Stealth Turkish Easing Stirs Rally in Bonds Dumped by Foreigners

(Bloomberg) -- The Turkish central bank has kicked off its biggest government debt buybacks in over a decade, helping fill a void left by foreigners and adding momentum to the developing world’s strongest bond rally this year.

As part of a program designed to manage the banking system’s liquidity, policy makers purchased about 1.9 billion liras ($318million) of local-currency government bonds through auctions since the beginning of January, equivalent to around a third of total acquisitions last year, according to data on the central bank’s website. Benchmark bond yields have plunged some 200 basis points over the period, outpacing a decline among peers by a factor of four.

In December, the central bank announced plans to almost double the amount of government debt on its balance sheet to 5% of total assets, which currently works out to 33.3 billion liras. According to Bloomberg calculations, it would need to purchase around 17 billion liras of the securities through the end of the year to reach that goal, when redemptions are taken into account.

“We think these transactions, in addition to managing liquidity, will have an effect similar to quantitative easing and will impact financial conditions,” said Erkin Isik, chief economist at QNB Finansbank in Istanbul.
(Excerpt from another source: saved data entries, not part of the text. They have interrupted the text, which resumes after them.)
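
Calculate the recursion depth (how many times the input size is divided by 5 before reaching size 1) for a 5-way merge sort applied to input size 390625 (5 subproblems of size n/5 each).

For divide and conquer with division factor 5:

Problem sizes at each level:
Level 0: 390625
Level 1: 78125
Level 2: 15625
Level 3: 3125
Level 4: 625
Level 5: 125
Level 6: 25
Level 7: 5
Level 8: 1

The root is level 0 and the size-1 base case is level 8 (the tree spans levels 0 through 8, i.e. 9 levels counting the root), so the depth is the number of divisions: log_5(390625) = 8

The recursion tree depth is log_5(390625) = 8. At each level, the problem size is divided by 5, so it takes 8 divisions to reduce to a base case of size 1. The algorithm makes 5 recursive calls at each level.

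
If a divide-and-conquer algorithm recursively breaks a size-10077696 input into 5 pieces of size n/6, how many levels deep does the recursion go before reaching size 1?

For divide and conquer with division factor 6:

Problem sizes at each level:
Level 0: 10077696
Level 1: 1679616
Level 2: 279936
Level 3: 46656
Level 4: 7776
Level 5: 1296
Level 6: 216
Level 7: 36
Level 8: 6
Level 9: 1

The root is level 0 and the size-1 base case is level 9 (the tree spans levels 0 through 9, i.e. 10 levels counting the root), so the depth is the number of divisions: log_6(10077696) = 9

The recursion tree depth is log_6(10077696) = 9. At each level, the problem size is divided by 6, so it takes 9 divisions to reduce to a base case of size 1. The algorithm makes 5 recursive calls at each level.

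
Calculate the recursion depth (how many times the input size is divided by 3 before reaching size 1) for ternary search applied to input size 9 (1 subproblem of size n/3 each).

For divide and conquer with division factor 3:

Problem sizes at each level:
Level 0: 9
Level 1: 3
Level 2: 1

The root is level 0 and the size-1 base case is level 2 (the tree spans levels 0 through 2, i.e. 3 levels counting the root), so the depth is the number of divisions: log_3(9) = 2

The recursion tree depth is log_3(9) = 2. At each level, the problem size is divided by 3, so it takes 2 divisions to reduce to a base case of size 1. The algorithm makes 1 recursive call at each level.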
As Foreigners Flee Turkey Debt, Central Bank Helps Fill Void

The emergence of the central bank as a buyer has loomed large in a market that foreigners have been abandoning in droves. Data last week showed outside investors sold Turkish bonds for a fifth week running, bringing total outflows over the past year to more than $3.3 billion and driving their share in the local-currency debt market to an all-time low of 11%.

The purchases are intensifying at a time when local pension funds and primary dealers clamor to increase their holdings amid a dearth of long-dated issuance. The Turkish Treasury hasn’t sold a 10-year bond in 18 months and isn’t slated to offer one at least through April, putting downward pressure on government borrowing costs.

Absorbing Risk

“By absorbing interest risk from the market -- in size like it’s doing now -- the central bank is essentially giving banks more room to do other things, like extend loans,” Isik said.

But after five rounds of massive monetary easing, combined with three months of accelerating inflation, Turkey’s real rate now stands below zero, raising concern that the central bank risks loosening its stance more than warranted. President Recep Tayyip Erdogan has repeatedly said that policy rates will fall into single digits this year.

“The rally is, first, unsustainable,” said Lutz Roehmeyer, chief investment officer of Capitulum Asset Management in Berlin. “And, second, foreigners still have big doubts about the economics and politics, even fear non-convertibility of the lira or blocking of bonds in case of U.S. sanctions.”

In an effort to prop up the lira, state banks have flooded the market with dollars at moments of heightened volatility in the currency, a move that prompted S&P Global Ratings to classify Turkey’s foreign-exchange regime on Friday as a “managed float.” Last year, authorities engineered a liquidity squeeze in the offshore swap market to stand in the way of foreign short-sellers.

The yield on Turkey’s 10-year local currency bonds added 1 basis point on Tuesday, trimming this year’s drop to 193 basis points.

International investors are already “out of bonds to sell,” according to Viktor Szabo, an investment director at Aberdeen Asset Management in London.

“For foreigners, Turkish government bonds don’t look like a very attractive proposition,” he said. “The central bank’s inflation-targeting track record is appalling, and the currency is artificially kept so strong.”